The highly subjective “3x sharpness gain” figure is based on a colorist workflow. If colorists are going to grade on proxies, they need to see clear distinction between shadow, midtone, and highlight to know what the grade will do to the full-resolution originals.

When I did a default scale of 4K or 1080p footage down to 640x360 or smaller, there were so many pixels averaged together in the downsize that all contrast within those averaged pixels just blurred together. A colorist cannot grade on mush.

By using the highest quality scaler along with dithering (where useful) and unsharp masking, the distinction between shadow, midtone, and highlight comes back to a usable level. Since we’ve gained in essence three colors (contrasts) where there was originally just one blurred color, I subjectively called that 3x sharpness gain. It is not scientific at all, which is unusual for me, but I’m not aware of any other way to quantify sharpness comparisons between images of different resolutions. If someone disputed my logic, I would probably agree with them. :slight_smile:

Update: I was still using zscale when I wrote that 3x figure, before running into the Red Shift Problem. Now that I’m using libswscale instead, I would say the post-processing chain achieves 2.5x sharpness gain over defaults. zscale does hold better color at high-contrast edges when it works, but it doesn’t always work. In fact, throw a patch of bright red in the image and scale down to really small in 4:2:0, and it will always fail.

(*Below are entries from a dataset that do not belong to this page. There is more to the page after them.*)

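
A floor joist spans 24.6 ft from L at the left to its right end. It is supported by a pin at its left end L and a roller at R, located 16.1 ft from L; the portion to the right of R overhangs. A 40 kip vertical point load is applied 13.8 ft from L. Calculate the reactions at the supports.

L_x = 0, L_y = 5.714 kip, R_y = 34.29 kip

ΣM about L: R_y·16.1 − 40·13.8 = 0 → R_y = 552/16.1 = 34.2857 ≈ 34.29 kip.
ΣF_y = 0: L_y + 34.2857 − 40 = 0 → L_y = 5.714 kip.
ΣF_x = 0: no horizontal applied forces, so L_x = 0.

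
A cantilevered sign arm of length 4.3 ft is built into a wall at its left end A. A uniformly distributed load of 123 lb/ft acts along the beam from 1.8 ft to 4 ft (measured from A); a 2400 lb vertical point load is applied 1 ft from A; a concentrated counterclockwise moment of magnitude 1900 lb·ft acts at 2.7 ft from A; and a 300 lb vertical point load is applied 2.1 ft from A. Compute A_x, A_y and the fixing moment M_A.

A_x = 0, A_y = 2971 lb, M_A = 1915 lb·ft

Resultant of the distributed load: 123 × 2.2 = 270.6 lb at 2.9 ft from A.
ΣF_x = 0: A_x = 0.
ΣF_y = 0: A_y − 123·2.2 − 2400 − 300 = 0 → A_y = 2971 lb.
ΣM about A: M_A − (123·2.2)·2.9 − 2400·1 + 1900 − 300·2.1 = 0 → M_A = 1915 lb·ft.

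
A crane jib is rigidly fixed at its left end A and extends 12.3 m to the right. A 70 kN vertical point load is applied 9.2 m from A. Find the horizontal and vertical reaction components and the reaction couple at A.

ΣF_x = 0: A_x = 0.
ΣF_y = 0: A_y − 70 = 0 → A_y = 70.00 kN.
ΣM about A: M_A − 70·9.2 = 0 → M_A = 644.0 kN·m.

A_x = 0, A_y = 70.00 kN, M_A = 644.0 kN·m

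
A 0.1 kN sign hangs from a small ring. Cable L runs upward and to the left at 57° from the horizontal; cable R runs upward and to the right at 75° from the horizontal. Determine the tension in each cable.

ΣF_x = 0: −T_L·cos57° + T_R·cos75° = 0 → T_R = 2.10432·T_L.
ΣF_y = 0: T_L·sin57° + T_R·sin75° = 0.1.
Substitute: T_L·(0.838671 + 2.10432·0.965926) = 0.1 → T_L = 0.0348276 ≈ 0.03483 kN.
Then T_R = 2.10432 × 0.0348276 = 0.07329 kN.

T_L = 0.03483 kN, T_R = 0.07329 kN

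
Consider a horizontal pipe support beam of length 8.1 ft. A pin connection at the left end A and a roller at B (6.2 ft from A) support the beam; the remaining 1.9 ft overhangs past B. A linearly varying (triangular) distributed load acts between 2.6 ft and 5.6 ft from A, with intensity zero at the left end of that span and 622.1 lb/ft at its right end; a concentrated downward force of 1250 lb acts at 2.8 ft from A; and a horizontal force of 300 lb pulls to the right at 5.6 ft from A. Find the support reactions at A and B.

A_x = -300.0 lb, A_y = 926.3 lb, B_y = 1257 lb

Resultant of the triangular load: ½ × 622.1 × 3 = 933.15 lb, acting at 4.6 ft from A (one-third of the span from the peak).
ΣM about A: B_y·6.2 − (½·622.1·3)·4.6 − 1250·2.8 = 0 → B_y = 7792.49/6.2 = 1256.85 ≈ 1257 lb.
ΣF_y = 0: A_y + 1256.85 − ½·622.1·3 − 1250 = 0 → A_y = 926.3 lb.
ΣF_x = 0: A_x + 300 = 0 → A_x = -300.0 lb.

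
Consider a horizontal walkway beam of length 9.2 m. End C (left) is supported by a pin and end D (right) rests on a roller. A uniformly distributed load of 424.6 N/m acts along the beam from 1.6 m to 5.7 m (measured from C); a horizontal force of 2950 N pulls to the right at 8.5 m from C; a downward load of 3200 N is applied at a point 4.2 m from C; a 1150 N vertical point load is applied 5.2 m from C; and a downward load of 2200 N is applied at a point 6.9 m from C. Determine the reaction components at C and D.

Resultant of the distributed load: 424.6 × 4.1 = 1740.86 N at 3.65 m from C.
Taking moments about C: D_y·9.2 − (424.6·4.1)·3.65 − 3200·4.2 − 1150·5.2 − 2200·6.9 = 0 → D_y = 40954.139/9.2 = 4451.54 ≈ 4452 N.
ΣF_y = 0: C_y + 4451.54 − 424.6·4.1 − 3200 − 1150 − 2200 = 0 → C_y = 3839 N.
ΣF_x = 0: C_x + 2950 = 0 → C_x = -2950 N.

C_x = -2950 N, C_y = 3839 N, D_y = 4452 N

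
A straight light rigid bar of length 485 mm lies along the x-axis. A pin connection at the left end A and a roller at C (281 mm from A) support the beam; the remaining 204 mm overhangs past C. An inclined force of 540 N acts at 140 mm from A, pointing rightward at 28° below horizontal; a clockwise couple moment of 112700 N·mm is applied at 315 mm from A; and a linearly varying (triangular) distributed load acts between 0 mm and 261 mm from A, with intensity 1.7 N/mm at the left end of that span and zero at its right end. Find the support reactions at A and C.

Resultant of the triangular load: ½ × 1.7 × 261 = 221.85 N, acting at 87 mm from A (one-third of the span from the peak).
Moments about A: C_y·281 − 540·sin28°·140 − 112700 − (½·1.7·261)·87 = 0 → C_y = 167493/281 = 596.06 ≈ 596.1 N.
ΣF_y = 0: A_y + 596.06 − 540·sin28° − ½·1.7·261 = 0 → A_y = -120.7 N.
ΣF_x = 0: A_x + 540·cos28° = 0 → A_x = -476.8 N.

A_x = -476.8 N, A_y = -120.7 N, C_y = 596.1 N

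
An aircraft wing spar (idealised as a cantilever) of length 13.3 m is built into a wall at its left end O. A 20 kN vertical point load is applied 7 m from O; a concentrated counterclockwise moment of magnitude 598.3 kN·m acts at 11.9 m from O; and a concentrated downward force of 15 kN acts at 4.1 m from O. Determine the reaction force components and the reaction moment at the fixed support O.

O_x = 0, O_y = 35.00 kN, M_O = -396.8 kN·m

ΣF_x = 0: O_x = 0.
ΣF_y = 0: O_y − 20 − 15 = 0 → O_y = 35.00 kN.
ΣM about O: M_O − 20·7 + 598.3 − 15·4.1 = 0 → M_O = -396.8 kN·m.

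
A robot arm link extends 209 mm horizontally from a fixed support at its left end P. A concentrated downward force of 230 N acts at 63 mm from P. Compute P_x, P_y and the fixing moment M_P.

P_x = 0, P_y = 230.0 N, M_P = 14490 N·mm

ΣF_x = 0: P_x = 0.
ΣF_y = 0: P_y − 230 = 0 → P_y = 230.0 N.
ΣM about P: M_P − 230·63 = 0 → M_P = 14490 N·mm.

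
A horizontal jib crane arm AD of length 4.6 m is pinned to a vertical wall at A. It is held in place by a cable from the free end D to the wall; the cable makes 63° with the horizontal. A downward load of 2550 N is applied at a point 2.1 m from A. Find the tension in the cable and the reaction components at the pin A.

T = 1307 N, A_x = 593.2 N, A_y = 1386 N

ΣM about A: T·sin63°·4.6 − 2550·2.1 = 0 → T = 5355/(4.6·0.891007) = 1306.53 ≈ 1307 N.
ΣF_x = 0: A_x − T·cos63° = 0 → A_x = 1306.53 × 0.45399 = 593.2 N.
ΣF_y = 0: A_y + T·sin63° − 2550 = 0 → A_y = 2550 − 1306.53 × 0.891007 = 1386 N.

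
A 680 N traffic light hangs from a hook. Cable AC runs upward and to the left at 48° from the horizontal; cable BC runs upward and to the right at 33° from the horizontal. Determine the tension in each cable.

T_AC = 577.4 N, T_BC = 460.7 N

ΣF_x = 0: −T_AC·cos48° + T_BC·cos33° = 0 → T_BC = 0.797847·T_AC.
ΣF_y = 0: T_AC·sin48° + T_BC·sin33° = 680.
Substitute: T_AC·(0.743145 + 0.797847·0.544639) = 680 → T_AC = 577.405 ≈ 577.4 N.
Then T_BC = 0.797847 × 577.405 = 460.7 N.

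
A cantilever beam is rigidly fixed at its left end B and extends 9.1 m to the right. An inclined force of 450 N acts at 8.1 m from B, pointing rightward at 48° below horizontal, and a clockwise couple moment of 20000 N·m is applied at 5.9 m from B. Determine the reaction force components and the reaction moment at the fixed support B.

ΣF_x = 0: B_x + 450·cos48° = 0 → B_x = -301.1 N.
ΣF_y = 0: B_y − 450·sin48° = 0 → B_y = 334.4 N.
ΣM about B: M_B − 450·sin48°·8.1 − 20000 = 0 → M_B = 22710 N·m.

B_x = -301.1 N, B_y = 334.4 N, M_B = 22710 N·m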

So “scale” is preferable to “zscale”?

You can check horizontal luma resolution by emulating a square wave as in this test pattern. Keep in mind, though, that 4:2:2 will drop every other chroma sample horizontally and 4:2:0 every other sample horizontally and vertically.

The scale vs zscale situation is very situational. :slight_smile:

The zscale bug only happens in 4:2:0 or 4:2:2. If you’re able to up-sample or operate in 4:4:4 or RGB, it’s fine.

If the zscale bug was fixed, I would be back to it before nightfall.

For the case of creating small proxies in 4:2:0 like I’m doing, it kinda makes scale the winner by default because zscale disqualified itself. But for photographic purposes in RGB, zscale would be fine.

Here’s an animated GIF I put together to demonstrate the problem. Sorry the source video is not a great work of art, but this is the video where I happened to notice the problem in the first place during testing. :slight_smile: The source video was 4K and I scaled it down to the proxy sizes shown at the top of the GIF, then blew them back up to full-screen preview and took crops of the red fire hydrant. Notice how the left edge of the hydrant shifts. Naturally, the smaller the proxy, the bigger the shift appears when expanded up to full-screen preview. The shift of the red plane is so severe that it changes the overall brightness of the entire image. The 4:4:4 version is the only one that’s true to the source.

Whether that shift is enough to discourage someone from temporarily using zscale totally depends on their requirements.